6.5 Solo Founder Operational Model

  • Support: Community Slack channel. No SLA for the Free/Pro tiers.
  • On-call: Standard AWS alarms (5XX errors, high queue depth) page the founder.
  • Resilience: The overlay architecture means if dd0c/alert goes down, the customer just receives their raw alerts from PagerDuty/Datadog. It degrades gracefully to the status quo.

7. API DESIGN

7.1 Webhook Receiver Endpoints

  • POST /v1/webhooks/{tenant_id}/datadog
  • POST /v1/webhooks/{tenant_id}/pagerduty
  • POST /v1/webhooks/{tenant_id}/github

Headers must include provider-specific signatures.

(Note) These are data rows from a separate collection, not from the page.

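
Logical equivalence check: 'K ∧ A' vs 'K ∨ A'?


Expression 1: K ∧ A
Expression 2: K ∨ A
Truth table (K A | Expr1 Expr2):
  T T |   T     T
  T F |   F     T   ← differ
  F T |   F     T   ← differ
  F F |   F     F
Counterexample: K=T, A=F gives Expr1 = F but Expr2 = T, so the expressions are NOT logically equivalent.

No


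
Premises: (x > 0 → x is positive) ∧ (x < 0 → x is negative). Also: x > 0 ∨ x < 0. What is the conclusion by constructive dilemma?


Constructive dilemma: (P → Q) ∧ (R → S), P ∨ R ⊢ Q ∨ S
Premise 1: x > 0 → x is positive
Premise 2: x < 0 → x is negative
Premise 3: x > 0 ∨ x < 0
Case 1: Assuming x > 0, then by Premise 1, x is positive.
Case 2: Assuming x < 0, then by Premise 2, x is negative.
Since one of x > 0 or x < 0 must hold, we get x is positive or x is negative.

x is positive or x is negative.


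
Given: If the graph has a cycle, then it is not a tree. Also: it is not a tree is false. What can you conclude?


Modus tollens: P → Q, ¬Q ⊢ ¬P
P: the graph has a cycle
Q: it is not a tree
We have P → Q and Q is false.
By modus tollens, P must be false.

It is not the case that the graph has a cycle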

7.2 Alert Query & Search API

  • GET /v1/alerts?service={service}&status={status}&start={iso8601}&end={iso8601} Returns paginated canonical alerts.
  • GET /v1/alerts/{alert_id}

7.3 Correlation Results API

  • GET /v1/incidents?status=open Returns active correlation windows and their grouped alerts.
  • GET /v1/incidents/{incident_id}
  • GET /v1/incidents/{incident_id}/suggestions

7.4 Slack Slash Commands

  • /dd0c status — Shows current open correlation windows.
  • /dd0c config — Link to the tenant dashboard.
  • /dd0c mute [service] — Temporarily ignore alerts for a noisy service (adds to suppression list).

7.5 Dashboard REST API

Backend-for-frontend (BFF) used by the React SPA:

  • GET /api/v1/reports/noise-daily — TimescaleDB aggregation for the Noise Report Card.
  • GET /api/v1/integrations — List configured webhooks and status.
  • POST /api/v1/integrations — Generate new webhook credentials.

7.6 Integration Marketplace Hooks

For native app directory listings (e.g., PagerDuty Marketplace):

  • GET /api/v1/oauth/callback — Handles OAuth flows for third-party integrations.
  • POST /api/v1/lifecycle/uninstall — Cleans up tenant data when the app is removed from a workspace.